GenSQL: A Probabilistic Programming System for Querying Generative Models of Database Tables
Mathieu Huot, Matin Ghavami, Alexander K. Lew, Ulrich Schaechtle, Cameron E. Freer, Zane Shelby, Martin C. Rinard, Feras A. Saad, Vikash K. Mansinghka
TL;DR
GenSQL introduces a declarative extension of SQL that unifies access to probabilistic models of tabular data with standard database queries, enabling concise Bayesian workflows over databases. It formalizes a unified Abstract Model Interface (AMI) for models, provides a measure-theoretic denotational semantics, and proves soundness guarantees for both exact and approximate backends. The system lowers GenSQL queries to a target language that interacts with AMI-backed rowModels, offering normalization, a lowering transform, and proven guarantees of correctness and consistency under approximate inference.
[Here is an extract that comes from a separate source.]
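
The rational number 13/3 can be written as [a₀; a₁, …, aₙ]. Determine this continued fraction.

[4; 3]

Apply division with remainder until the remainder is 0:
13 ÷ 3 → quotient 4, remainder 1
3 ÷ 1 → quotient 3, remainder 0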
Empirical evaluation across runtime benchmarks and two real-world case studies demonstrates competitive performance (speedups of $1.7$–$6.8$x) and practical utility for anomaly detection and conditional synthetic data generation. The work emphasizes multi-language model integration, declarative querying, and reusable optimizations, positioning GenSQL as a practical bridge between databases and probabilistic modeling.
Abstract
This article presents GenSQL, a probabilistic programming system for querying probabilistic generative models of database tables. By augmenting SQL with only a few key primitives for querying probabilistic models, GenSQL enables complex Bayesian inference workflows to be concisely implemented. GenSQL's query planner rests on a unified programmatic interface for interacting with probabilistic models of tabular data, which makes it possible to use models written in a variety of probabilistic programming languages that are tailored to specific workflows. Probabilistic models may be automatically learned via probabilistic program synthesis, hand-designed, or a combination of both. GenSQL is formalized using a novel type system and denotational semantics, which together enable us to establish proofs that precisely characterize its soundness guarantees. We evaluate our system on two case real-world studies -- an anomaly detection in clinical trials and conditional synthetic data generation for a virtual wet lab -- and show that GenSQL more accurately captures the complexity of the data as compared to common baselines. We also show that the declarative syntax in GenSQL is more concise and less error-prone as compared to several alternatives. Finally, GenSQL delivers a 1.7-6.8x speedup compared to its closest competitor on a representative benchmark set and runs in comparable time to hand-written code, in part due to its reusable optimizations and code specialization.